Annick has been dreaming up this business for a few years now, and knew she’d have to get organized to get her cottage food license from the D.C. Department of Health, especially because the rules are a little complicated. First, she needed to submit all her labels with a full list of all ingredients used—it’s part of how DOH ensures that food will be shelf-stable. Applicants also need to earn their food manager’s certification and obtain their home occupancy permit from the Department of Consumer and Regulatory Affairs. Any company growth has to be reviewed by DOH: If Annick wants to add new flavors, for example, they have to be approved.
The D.C. Department of Health also comes by to conduct kitchen inspections. “We’d go to someone making cookies, [for example,] … and observe part of the process,” says Laura Wildey, program manager for food safety and hygiene inspection at the DOH Regulation and Licensing Administration. “During that time we make sure their hands are clean, their kitchen is clean, and chemicals are clean and sanitized. Just because your food is prepared in a home kitchen doesn’t mean it shouldn’t be handled safely.”

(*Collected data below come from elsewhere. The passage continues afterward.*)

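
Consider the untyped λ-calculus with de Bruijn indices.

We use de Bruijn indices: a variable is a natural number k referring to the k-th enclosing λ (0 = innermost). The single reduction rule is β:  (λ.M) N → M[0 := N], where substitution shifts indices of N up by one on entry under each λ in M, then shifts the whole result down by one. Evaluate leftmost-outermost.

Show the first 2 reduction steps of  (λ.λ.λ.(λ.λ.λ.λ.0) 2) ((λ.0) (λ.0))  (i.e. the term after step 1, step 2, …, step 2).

  start: (λ.λ.λ.(λ.λ.λ.λ.0) 2) ((λ.0) (λ.0))
  step 1: λ.λ.(λ.λ.λ.λ.0) ((λ.0) (λ.0))
  step 2: λ.λ.λ.λ.λ.0

Answer: after 2 steps: λ.λ.λ.λ.λ.0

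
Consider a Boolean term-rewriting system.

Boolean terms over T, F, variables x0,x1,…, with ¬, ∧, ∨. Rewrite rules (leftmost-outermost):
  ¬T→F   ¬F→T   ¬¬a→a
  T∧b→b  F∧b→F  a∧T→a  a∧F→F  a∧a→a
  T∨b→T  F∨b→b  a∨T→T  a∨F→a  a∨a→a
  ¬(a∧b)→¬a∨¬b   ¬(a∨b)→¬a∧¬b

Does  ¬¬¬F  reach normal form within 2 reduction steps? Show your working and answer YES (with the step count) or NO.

Answer: YES — reaches normal form T in 2 ≤ 2 steps

Reduction:
  start: ¬¬¬F
  step 1: ¬F
  step 2: T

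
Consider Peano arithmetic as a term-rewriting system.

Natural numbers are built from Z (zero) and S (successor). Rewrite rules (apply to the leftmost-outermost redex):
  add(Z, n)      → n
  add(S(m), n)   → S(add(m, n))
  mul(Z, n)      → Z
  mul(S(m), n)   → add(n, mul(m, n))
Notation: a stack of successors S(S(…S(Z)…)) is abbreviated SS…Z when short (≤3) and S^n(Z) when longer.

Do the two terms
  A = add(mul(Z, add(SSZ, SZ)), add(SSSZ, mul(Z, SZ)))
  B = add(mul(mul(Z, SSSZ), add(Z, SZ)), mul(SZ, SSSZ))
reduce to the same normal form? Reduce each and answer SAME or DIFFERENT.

Answer: SAME — A ⇓ SSSZ, B ⇓ SSSZ

Reduction:
Term A:
  start: add(mul(Z, add(SSZ, SZ)), add(SSSZ, mul(Z, SZ)))
  →1  add(Z, add(SSSZ, mul(Z, SZ)))
  →2  add(SSSZ, mul(Z, SZ))
  →3  S(add(SSZ, mul(Z, SZ)))
  →4  S(S(add(SZ, mul(Z, SZ))))
  →5  S(S(S(add(Z, mul(Z, SZ)))))
  →6  S(S(S(mul(Z, SZ))))
  →7  SSSZ

Term B:
  start: add(mul(mul(Z, SSSZ), add(Z, SZ)), mul(SZ, SSSZ))
  →1  add(mul(Z, add(Z, SZ)), mul(SZ, SSSZ))
  →2  add(Z, mul(SZ, SSSZ))
  →3  mul(SZ, SSSZ)
  →4  add(SSSZ, mul(Z, SSSZ))
  →5  S(add(SSZ, mul(Z, SSSZ)))
  →6  S(S(add(SZ, mul(Z, SSSZ))))
  →7  S(S(S(add(Z, mul(Z, SSSZ)))))
  →8  S(S(S(mul(Z, SSSZ))))
  →9  SSSZ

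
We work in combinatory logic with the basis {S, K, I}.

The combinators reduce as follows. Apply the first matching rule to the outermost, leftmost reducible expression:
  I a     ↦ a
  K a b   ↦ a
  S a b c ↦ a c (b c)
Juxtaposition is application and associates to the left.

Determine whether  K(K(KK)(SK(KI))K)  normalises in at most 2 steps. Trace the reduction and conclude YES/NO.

Answer: YES — reaches normal form KK in 2 ≤ 2 steps

Working:
  start: K(K(KK)(SK(KI))K)
  [1] K(KKK)
  [2] KK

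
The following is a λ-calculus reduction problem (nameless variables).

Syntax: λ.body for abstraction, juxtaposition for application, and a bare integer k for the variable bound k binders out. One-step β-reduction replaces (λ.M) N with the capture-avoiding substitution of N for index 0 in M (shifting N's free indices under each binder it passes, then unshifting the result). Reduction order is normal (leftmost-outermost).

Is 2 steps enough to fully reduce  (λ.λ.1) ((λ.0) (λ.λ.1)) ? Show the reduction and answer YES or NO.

Answer: YES — reaches normal form λ.λ.λ.1 in 2 ≤ 2 steps

Reduction:
  start: (λ.λ.1) ((λ.0) (λ.λ.1))
  [1] λ.(λ.0) (λ.λ.1)
  [2] λ.λ.λ.1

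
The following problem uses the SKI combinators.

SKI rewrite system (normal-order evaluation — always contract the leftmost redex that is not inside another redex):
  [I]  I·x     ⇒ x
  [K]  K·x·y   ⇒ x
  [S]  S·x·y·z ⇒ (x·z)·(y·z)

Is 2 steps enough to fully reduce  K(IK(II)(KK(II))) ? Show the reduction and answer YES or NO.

  start: K(IK(II)(KK(II)))
  step 1: K(K(II)(KK(II)))
  step 2: K(II)

Answer: NO — after 2 steps the term is K(II), not yet normal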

Annick has only nice things to say about working with DOH (“They were very responsive and friendly given that it’s a new law and we’re all navigating it together”), but acknowledges that the law could be more accessible. It’s not exactly cheap, she says: To apply for the license is a $50 fee, and Annick paid about $230 in other expenses to track down other necessary permits. The city didn’t initially approve one of her flavors, fearing it might not be shelf-stable, so she had the product lab-tested—another expense.
And then there’s the $25,000 revenue limit. “You can’t survive on that living in D.C.,” Annick says. “It’s a big impediment to people who want to start their own business. You can only do it as a hobby.”
While Wildey says the revenue cap was not a DOH decision, she points out that hobbyists and curious foodies testing their products are exactly who the license is meant for.
“If you’re in a cottage food business, you can check out the market see if your fig bars do sell,” she says.
Now that Annick has her license, she’s reaching out to farmers markets to find a place to sell her goo. After all this paperwork, she says, “I’m ready to get going.”